Cochran voted no on the bill, after noting concerns about the task force. Members of advocacy group Faith Action Community Equity in testimony suggested the task force – whose recommendations were largely incorporated into bill – wasn’t as diverse as would be preferred.
“I don’t want to downplay the work all has done so far,” Cochran said. “But I feel some really good points have been taken out of the bill.”
Crivello’s committee report noted only three affordable units have been sold pursuant to the policy since it was approved eight years ago.
Former housing director and council chair Alice Lee led the task force and testified today enumerating factors why the existing policy hasn’t worked, including the lack of water, land and other infrastructure.
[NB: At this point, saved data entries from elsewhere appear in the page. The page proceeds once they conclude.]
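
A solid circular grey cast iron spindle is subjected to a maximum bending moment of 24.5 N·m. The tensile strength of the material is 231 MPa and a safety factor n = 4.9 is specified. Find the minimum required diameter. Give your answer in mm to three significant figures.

d = 17.4 mm

σ_allow = 231/4.9 = 47.14 MPa.
For a solid circular section σ = 32M/(πd³), so d³ = 32M/(π σ_allow) = 32×24500/(π×47.14) = 5294 mm³.
d = 17.43 mm.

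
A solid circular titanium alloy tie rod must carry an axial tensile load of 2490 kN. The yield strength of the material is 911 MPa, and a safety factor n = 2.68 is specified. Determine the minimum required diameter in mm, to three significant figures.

Allowable stress σ_allow = 911/2.68 = 339.9 MPa.
Required area A = F/σ_allow = 2490000/339.9 = 7325 mm².
A = πd²/4 → d = √(4A/π) = 96.57 mm.

d = 96.6 mm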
She said the county’s current workforce-housing policy is the nation’s most stringent and has therefore failed to encourage development of affordable housing.
Councilmember Don S. Guzman supported the bill but said he would like to further discuss incentives to attract developers to build.
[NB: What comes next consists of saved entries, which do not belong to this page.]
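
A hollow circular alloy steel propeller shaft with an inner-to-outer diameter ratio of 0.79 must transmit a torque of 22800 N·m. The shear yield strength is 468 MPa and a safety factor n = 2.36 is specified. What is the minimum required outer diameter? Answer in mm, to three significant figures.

τ_allow = 468/2.36 = 198.3 MPa.
For a hollow shaft τ = 16T/[πd_o³(1−k⁴)] with k = 0.79, so 1−k⁴ = 0.6105.
d_o³ = 16T/[π τ_allow (1−k⁴)] = 16×2.2800×10^7/(π×198.3×0.6105) = 959100 mm³.
d_o = 98.62 mm.

d_o = 98.6 mm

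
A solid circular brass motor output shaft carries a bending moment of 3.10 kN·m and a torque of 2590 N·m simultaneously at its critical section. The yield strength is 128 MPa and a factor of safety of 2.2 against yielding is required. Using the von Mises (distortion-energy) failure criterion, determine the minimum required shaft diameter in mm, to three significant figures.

d = 87.5 mm

σ_allow = σ_y/n = 128/2.2 = 58.18 MPa.
For a solid shaft σ_b = 32M/(πd³) and τ = 16T/(πd³), so the von Mises stress is σ' = (16/πd³)·√(4M²+3T²).
√(4M²+3T²) = √(4×(3.100×10^6)² + 3×(2.590×10^6)²) = 7.653×10^6 N·mm.
d³ = 16×7.653×10^6/(π×58.18) = 669900 mm³.
d = 87.50 mm.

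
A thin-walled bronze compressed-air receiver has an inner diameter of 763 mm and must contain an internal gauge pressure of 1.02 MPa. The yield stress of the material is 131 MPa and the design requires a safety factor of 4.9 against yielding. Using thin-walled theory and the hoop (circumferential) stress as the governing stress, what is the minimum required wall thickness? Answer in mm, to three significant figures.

σ_allow = 131/4.9 = 26.73 MPa.
Hoop stress σ_h = pD/(2t), so t = pD/(2σ_allow) = 1.02×763/(2×26.73) = 14.56 mm.

t = 14.6 mm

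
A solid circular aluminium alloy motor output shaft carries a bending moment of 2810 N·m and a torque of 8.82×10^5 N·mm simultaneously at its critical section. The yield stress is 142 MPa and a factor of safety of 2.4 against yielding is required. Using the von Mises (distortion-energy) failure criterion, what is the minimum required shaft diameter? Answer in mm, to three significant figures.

σ_allow = σ_y/n = 142/2.4 = 59.17 MPa.
For a solid shaft σ_b = 32M/(πd³) and τ = 16T/(πd³), so the von Mises stress is σ' = (16/πd³)·√(4M²+3T²).
√(4M²+3T²) = √(4×(2.810×10^6)² + 3×(882000)²) = 5.824×10^6 N·mm.
d³ = 16×5.824×10^6/(π×59.17) = 501300 mm³.
d = 79.44 mm.

d = 79.4 mm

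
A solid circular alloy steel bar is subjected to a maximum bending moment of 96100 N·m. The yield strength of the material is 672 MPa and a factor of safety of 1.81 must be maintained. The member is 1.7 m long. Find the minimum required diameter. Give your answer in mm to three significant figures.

d = 138 mm

σ_allow = 672/1.81 = 371.3 MPa.
For a solid circular section σ = 32M/(πd³), so d³ = 32M/(π σ_allow) = 32×9.6100×10^7/(π×371.3) = 2.637×10^6 mm³.
d = 138.1 mm.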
“All legislation is a work in progress,” Guzman said. “This is a good framework to start with – it is a beginning.”
Baisa thanked Crivello for her steadfastness in handling the difficult subject.
“We want a bill that works,” Baisa said. “Houses should be something tangible, that you can see, but where are they?”
Councilmember Mike White voted in support of the bill, saying the changes made would be helpful in moving forward to get affordable housing built.
“Maui County needs to have percentages and criteria competitive with other counties,” White said. “Developers that build here also build on other islands.”
Council Vice-Chair Robert Carroll said the only significant affordable-housing projects approved and constructed in recent years have been authorized under the state’s fast-track program known as Chapter 201H (reflecting its placement in Hawaii Revised Statutes).
“Housing is a difficult thing for the community,” Carroll said. “This is a problem we’ve had for many years.”
Other bills passed on first reading include:
- Bills 83 and 84 (2014), relating to General Plan procedures
- Bills 80, 81 and 82 (2014), budget amendments for the pavement rehabilitation for the Wailea Alanui Drive and Wailea Ike Drive.
- Bills 77, 78 and 79 (2014), budget amendments for pavement rehabilitation for Haleakala Highway and Makani Road in Makawao.
The final meeting for the current council term is scheduled for Dec. 19. Carroll will preside.